Advances in binding kinetics and mechanistic PK/PD modelling

Abstract

It has been a year since we held the ‘Binding Kinetics and Mechanistic PK/PD modelling’ meeting in Cambridge. The event was a roaring success with some of the best mechanistic enzymologists and PK/PD modellers attending and presenting their work at the event. Now, it gives me immense pleasure to present to you these three reviews summarising the advances discussed at the meeting, covering the highlights and nuances of how binding kinetics has played a major role in redefining the quantification of drug–target interactions and PK/PD modelling.

For small-molecule drug discovery, binding kinetics is critical in understanding how the matrix events of small-molecule association, small-molecule dissociation (and the attendant residence time), small-molecule half-life in systemic circulation (and, as an extension, at the site of action) and the half-life of the protein target coalesce together to give us the therapeutic index and window. The latter parameters are essential to appreciate efficacy in light of toxicity (the latter could be on-target and/or off-target dependent on the affinity and kinetics of the small molecule's interaction with the target of interest versus other proteins). As we transition from small molecules to large molecules and from predominantly reversible equilibrium inhibition to other modalities such as non-equilibrium irreversible and degradation, these tenets are becoming all the more relevant in quantifying efficacy weighed against potential toxicity. The correct assessment of the concentration of a small molecule at its site of action is very important. This would depend on (1) intravascular versus extravascular administration with potential first pass depletion, (2) deciding on the strategy of administration as a single bolus dose versus infusion, (3) measuring the outcomes of diuretic effects in clearing the small molecule from systemic circulation as a function of dose concentration, (4) dose frequency and dosing mode and (5) assessing the effects of type I and type II mechanisms in metabolizing the small molecule with potential excretion; and are factors that have been traditionally considered very critical in understanding the concentration and, thus, efficacy of the action of small molecules and have been historically classed as aspects of pharmacokinetic modelling. Likewise, the equilibrium measure of affinity, signifying the potency of the small molecule's interaction with its target of interest, has been quantified by pharmacodynamic measures. These measures, in spite of their limitation in understanding the time evolution of the small molecule's interaction with their target of interest, have supported decision making for small-molecule drug discovery cascades.

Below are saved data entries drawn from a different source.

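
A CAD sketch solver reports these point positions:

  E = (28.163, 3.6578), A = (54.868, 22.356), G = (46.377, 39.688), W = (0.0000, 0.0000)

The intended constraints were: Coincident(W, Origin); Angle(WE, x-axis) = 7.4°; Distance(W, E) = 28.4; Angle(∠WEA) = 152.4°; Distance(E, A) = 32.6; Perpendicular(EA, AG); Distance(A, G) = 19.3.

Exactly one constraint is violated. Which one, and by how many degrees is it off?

Perpendicular(EA, AG) — off by 8.90°.

W = (0.00, 0.00) ✓; WE at 7.400° ✓; |WE| = 28.40 ✓; ∠WEA = 152.4° ✓; |EA| = 32.60 ✓; ∠(EA, AG) = 81.10° ✗; |AG| = 19.30 ✓.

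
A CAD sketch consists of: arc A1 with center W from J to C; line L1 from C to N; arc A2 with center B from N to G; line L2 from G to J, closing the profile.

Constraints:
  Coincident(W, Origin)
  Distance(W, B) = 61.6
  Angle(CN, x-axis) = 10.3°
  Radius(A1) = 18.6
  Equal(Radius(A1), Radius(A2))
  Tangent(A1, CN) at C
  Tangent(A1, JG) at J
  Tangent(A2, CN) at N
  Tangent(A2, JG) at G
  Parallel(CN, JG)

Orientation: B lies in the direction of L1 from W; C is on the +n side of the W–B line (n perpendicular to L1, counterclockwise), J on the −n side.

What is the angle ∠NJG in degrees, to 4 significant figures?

31.13°

Tangency of A1 to both parallel lines with radius 18.6 puts C and J at W ± 18.6·n: C = (-3.326, 18.30), J = (3.326, -18.30). Equal radii place N and G the same way about B: N = B + 18.6·n = (57.28, 29.31), G = B − 18.6·n = (63.93, -7.286). Then cos ∠NJG = JN·JG / (|JN||JG|), giving 31.13°.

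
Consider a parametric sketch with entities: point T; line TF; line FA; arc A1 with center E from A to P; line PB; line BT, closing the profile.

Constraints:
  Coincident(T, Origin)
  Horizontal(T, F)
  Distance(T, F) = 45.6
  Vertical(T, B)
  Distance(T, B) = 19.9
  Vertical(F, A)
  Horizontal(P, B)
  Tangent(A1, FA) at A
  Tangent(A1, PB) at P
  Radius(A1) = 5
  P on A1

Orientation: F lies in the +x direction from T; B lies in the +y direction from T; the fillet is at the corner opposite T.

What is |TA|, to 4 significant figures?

47.97

The virtual corner opposite T is at (45.60, 19.90). A1 meets FA tangentially, so EA is at right angles to FA and since A1 is tangent to PB there, EP ⟂ PB, with radius 5.0, so the center E sits 5.0 in from both sides at E = (40.60, 14.90). That places the tangent points at A = (45.60, 14.90) on FA and P = (40.60, 19.90) on PB. Then |TA| = |A − T| = 47.97.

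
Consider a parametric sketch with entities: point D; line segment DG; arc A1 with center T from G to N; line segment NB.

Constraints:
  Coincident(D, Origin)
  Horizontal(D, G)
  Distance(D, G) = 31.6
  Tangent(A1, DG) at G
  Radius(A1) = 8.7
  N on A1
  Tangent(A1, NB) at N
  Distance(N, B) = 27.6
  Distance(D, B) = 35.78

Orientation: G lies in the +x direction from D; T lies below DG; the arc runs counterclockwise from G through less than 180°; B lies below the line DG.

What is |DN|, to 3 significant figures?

24.1

Checks: |TN| = 8.700 ✓; ∠(TN, NB) = 90.00° ✓; |NB| = 27.60 ✓; |DB| = 35.78 ✓.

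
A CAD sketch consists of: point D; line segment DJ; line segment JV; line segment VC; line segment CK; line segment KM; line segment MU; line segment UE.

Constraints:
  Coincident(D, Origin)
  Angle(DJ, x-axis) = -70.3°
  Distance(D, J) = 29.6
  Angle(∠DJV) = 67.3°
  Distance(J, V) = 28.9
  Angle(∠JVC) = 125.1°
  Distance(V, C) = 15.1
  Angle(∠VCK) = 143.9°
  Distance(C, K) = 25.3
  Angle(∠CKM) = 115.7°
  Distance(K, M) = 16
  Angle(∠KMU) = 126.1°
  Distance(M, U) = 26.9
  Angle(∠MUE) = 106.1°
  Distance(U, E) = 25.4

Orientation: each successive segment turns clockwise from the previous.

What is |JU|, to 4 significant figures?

31.22

∠CKM = 115.7° gives KM at 21.70° from the x-axis; with |KM| = 16.0, M = (-10.28, 17.59). ∠KMU = 126.1° gives MU at -32.20° from the x-axis; with |MU| = 26.9, U = (12.49, 3.256). Then |JU| = |U − J| = 31.22.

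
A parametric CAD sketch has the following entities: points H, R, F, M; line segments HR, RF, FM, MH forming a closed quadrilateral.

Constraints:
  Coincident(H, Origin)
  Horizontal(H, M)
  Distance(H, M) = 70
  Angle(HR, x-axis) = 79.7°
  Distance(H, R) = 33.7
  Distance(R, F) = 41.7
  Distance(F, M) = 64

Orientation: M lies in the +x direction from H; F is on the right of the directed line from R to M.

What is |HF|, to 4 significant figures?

10.78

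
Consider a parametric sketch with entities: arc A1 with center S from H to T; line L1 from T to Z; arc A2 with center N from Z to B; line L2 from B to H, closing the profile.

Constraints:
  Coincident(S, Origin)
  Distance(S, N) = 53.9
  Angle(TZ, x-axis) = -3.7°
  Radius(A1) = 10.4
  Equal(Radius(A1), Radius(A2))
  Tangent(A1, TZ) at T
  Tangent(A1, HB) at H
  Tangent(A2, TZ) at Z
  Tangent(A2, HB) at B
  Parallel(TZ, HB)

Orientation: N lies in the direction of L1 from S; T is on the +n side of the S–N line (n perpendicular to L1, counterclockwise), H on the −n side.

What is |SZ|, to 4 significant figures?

54.89

Tangency of A1 to both parallel lines with radius 10.4 puts T and H at S ± 10.4·n: T = (0.6711, 10.38), H = (-0.6711, -10.38). Equal radii place Z and B the same way about N: Z = N + 10.4·n = (54.46, 6.900), B = N − 10.4·n = (53.12, -13.86). Then |SZ| = |Z − S| = 54.89.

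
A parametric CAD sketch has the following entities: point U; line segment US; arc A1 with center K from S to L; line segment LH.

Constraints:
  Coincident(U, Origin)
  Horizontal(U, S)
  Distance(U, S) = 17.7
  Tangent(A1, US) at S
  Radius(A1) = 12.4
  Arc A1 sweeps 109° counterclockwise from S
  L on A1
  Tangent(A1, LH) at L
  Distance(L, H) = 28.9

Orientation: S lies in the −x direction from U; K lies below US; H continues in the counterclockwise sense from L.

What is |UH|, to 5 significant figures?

48.123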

However, with emergent modalities such as PROTAC (where a bivalent ligand recruits the protein of interest to an E3 ligase resulting in its ubiquitination and subsequent degradation), molecular glues (where a small molecule facilitates protein–protein interaction between traditionally non-interacting or weakly interacting proteins by changing the molecular surface: the latter could be to a cognate E3 ligase facilitating ubiquitination and subsequent degradation) and irreversible inhibition (where electrophilic groups of the small molecule can form either a reversible or irreversible adduct with a nucleophilic residue on the protein target of interest), traditional metrics of PK/PD modelling fall short in their predictability potential. This can be appropriately rectified by relying on aspects of mechanistic PK/PD modelling, a term emphasizing the incorporation of time evolution of small-molecule target interactionand the half-life of the protein into traditional PK/PD modelling approaches.

In the ever-evolving landscape of drug discovery and development, the translation of in vitro potency (closed thermodynamic system) to in vivo efficacy and safety (open thermodynamic system) remains a formidable challenge. Traditional pharmacological metrics, while informative, often fall short in capturing the dynamic nature of drug–target interactions in vivo. The emerging focus on residence time, target half-life quantitation and ligand-receptor kinetics presents a promising avenue for addressing these limitations. The shift towards a more nuanced understanding of drug–target interactions has already begun to yield promising results, with the integration of residence time and ligand–receptor kinetics into early-stage drug discovery leading to the identification of clinical candidates with improved in vivo efficacy and safety profiles. As we delve deeper into the intricacies of drug–target interactions, the potential for transformative changes in the drug discovery process becomes increasingly evident. These reviews make significant contributions that highlight the importance of these emerging concepts in the field of binding kinetics and mechanistic PK/PD modelling in aiding drug discovery decisions with the potential of stemming attrition (Hill & Kilpatrick, 2024; Knockenhauer & Copeland, 2024; Liu et al., 2024) and hopefully will serve as definitive references for anyone interested in these topics.

The author is an employee of AstraZeneca PLC and declares no conflict of interest.